To celebrate the release of Anansi Boys this week, here are a few Neil Gaiman memories.
First of all, I came to the party late. I have an obsessive personality. I never like things just a little bit; they pretty much consume me, at least for a while. So I have a tendency to avoid things I think I might like too much, fighting the pull of the tide as it were. Like Buffy the Vampire Slayer. I purposely didn' watch the show becaused I knew I would obsess on it (and Aidan was a newborn when the show came out, and I didn't have much time for TV anyway). I gave in at season 4, simultaneously watching new eps once a week and reruns on one of the cable networks to catch up.
But I was talking about Neil Gaiman here. My husband listens to MPR at work, and he was always telling me about this comic book guy that they were interviewing whom I'd really like if I would just listen. Well, I can't listen to public radio and homeschool at the same time, so I was always missing these things. But he kept insisting I would really, really like this guy, he was just my sort of thing, and I should pick up some of his books.
Now I knew what Sandman was, of course, but being a loyal Marvel fan I'd never read it. Someone had shown me the Ramadan issue once but it was at a party when I couldn't just sit down and read it. But I knew this was something that would suck me in once I started it.
Then on one of the homeschool e-loops I subscribe to one of the mothers made some disparaging remarks about comic books and two of us posted pro-comic arguments pretty much simultaneously. The other mom was a huge Gaiman fan; she said I simply had to read him.
Then I was dusting bookshelves one day and the name "Gaiman" caught my eye. I had a Neil Gaiman book already and didn't even know it (he wrote a biography on Douglas Adams, which was what I had). I actually believe that Douglas Adams bio was the second Gaiman book I read; he also wrote a book about Duran Duran which I believe I read (I had a friend with more than 20 books on Duran Duran and at one point or another I read all of them).
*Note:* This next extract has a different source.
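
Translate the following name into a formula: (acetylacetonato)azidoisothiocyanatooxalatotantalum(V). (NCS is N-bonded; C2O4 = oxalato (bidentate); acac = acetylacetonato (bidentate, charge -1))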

So. I have this rule about threes. Something that comes at me from three different places is trying to get my attention. So I pooled together all of the book store gift cards I had gotten for my birthday and Christmas and bought all of the Sandman collections, plus all of his novels (American Gods had just come out in paperback). Yep, that was over $200 spent all at once. Good thing I liked it, eh?
My other memory was the first time I read The Wolves in the Walls to Aidan and Oliver. Aidan was 6, Oliver was 3. I read stories to them while they eat their lunch, usually longer books like Harry Potter, but I made an exception for this one since it had just come in the mail and I was anxious to read it. I was so engrossed in the story I was halfway through the book before I realized that no one was eating. Oliver had a fork hovering in front of his mouth. Both of them were wide-eyed, way freaked out. I couldn't stop reading now; they would never know how things came out all right in the end. I finished it, but for days after Aidan told everyone about this really scary book that his mother had read to him that she must never, ever read again.
You know, they still haven't come around on that one. But this will be the book from their childhood that they will remember for the rest of their lives.